Management of the newborn with NLS

Specific procedures are adopted according to the manifestation presented by each child [85].


Skin lesion A transient, erythematous-desquamative or erythematous-annular and photosensitive skin rash similar to that found in SLE can appear at birth (20%) and up to 2–3 months later (80%). The lesions last for the period of clearance of the circulating maternal antibodies and usually resolve spontaneously without leaving scars, and therefore do not require drug treatment [86, 87]. Histological and immunofluorescence findings are similar to subacute cutaneous lupus. Newborns with skin lesions should be protected from sun exposure until complete regression [85, 88].


Cytopenias: Thrombocytopenia, anemia, and neutropenia are described in NLS. According to Cimaz et al., [52], inconspicuous hematological variations can occur in up to 27% of those born to positive anti-SSA mothers and revert spontaneously. Cases of anemia or severe thrombocytopenia may require blood transfusions, the use of corticosteroids, and intravenous human immunoglobulin in their treatment [52, 89, 90].


Hepatic Liver disorders range from a slight increase in serum transaminases to severe cholestatic syndrome, hepatomegaly and, rarely, splenomegaly [52, 53, 91].


Neurological Non-specific CNS anomalies on cerebral image, in absent of clinical neurological findings, are reported in newborns with NLS [51, 54]. The anomalies resolve during follow-up and do not present any clinical correlate.


Cardiac The most common involvement is AVBc of the first, second, and third degrees usually without structural cardiac lesions. The treatment of intrauterine fetal atrioventricular block is often disappointing and more than 90% of affected newborns undergo definitive pacemaker implantation. Fortunately, these children can lead practically normal lives if there is no associated cardiomyopathy [92].

After birth, a progressive reduction of anti SSA/Ro blood titers occurs over 6 months.

A clinical and laboratorial follow-up should be performed in all infants, until the first year of life [51]. The risk of children with NLS developing autoimmune diseases in the future is not superior than the risk of asymptomatic children born to mothers with autoimmune diseases. There is no contraindication to breastfeeding [52, 92, 93].

The topic of neonatal lupus syndrome is vast, especially in the field of fetal heart block, and goes beyond Sjogren´s syndrome. We do not intend to exhaust all the content in this approach (Table 1).
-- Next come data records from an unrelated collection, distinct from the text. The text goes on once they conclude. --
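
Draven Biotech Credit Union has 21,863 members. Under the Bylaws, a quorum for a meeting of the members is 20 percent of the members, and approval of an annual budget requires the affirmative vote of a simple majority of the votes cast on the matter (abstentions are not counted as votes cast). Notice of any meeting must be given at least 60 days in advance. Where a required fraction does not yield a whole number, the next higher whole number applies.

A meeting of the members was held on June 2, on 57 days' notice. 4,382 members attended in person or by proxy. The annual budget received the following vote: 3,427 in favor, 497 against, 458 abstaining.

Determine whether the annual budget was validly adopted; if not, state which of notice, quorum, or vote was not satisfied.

Invalid — notice requirement not satisfied.

Notice: 57 days given; 60 required. Not satisfied.
Quorum: 20% of 21,863 = 4,372.60, rounded up to 4,373; 4,382 present. Satisfied.
Vote: requires a majority of the votes cast (4,382 − 458 abstaining = 3,924); a majority of 3924 is 1963, so 1,963 needed; 3,427 in favor. Satisfied.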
Table 1 Brazilian recommendations for the gynecological and obstetric care of women of Sjogren Syndrome

Conclusions

Despite its importance, the gynecological and obstetric care of patients with SS are not as properly incorporated in the clinical practice, as sicca symptoms or extra glandular manifestations are. A significative prevalence of gynecological symptoms and obstetric care needs were identified in this systematic review and meta-analysis as well a high morbidity associated with them. To attend these demands and improve pSS women´s health care, our panel of specialists developed eleven recommendations, all of them with high agreement between the members. A limitation of our guideline was the absence of a patient representative or a gynecologist/obstetric in the voting panel, a strategy that will be used in future guidelines.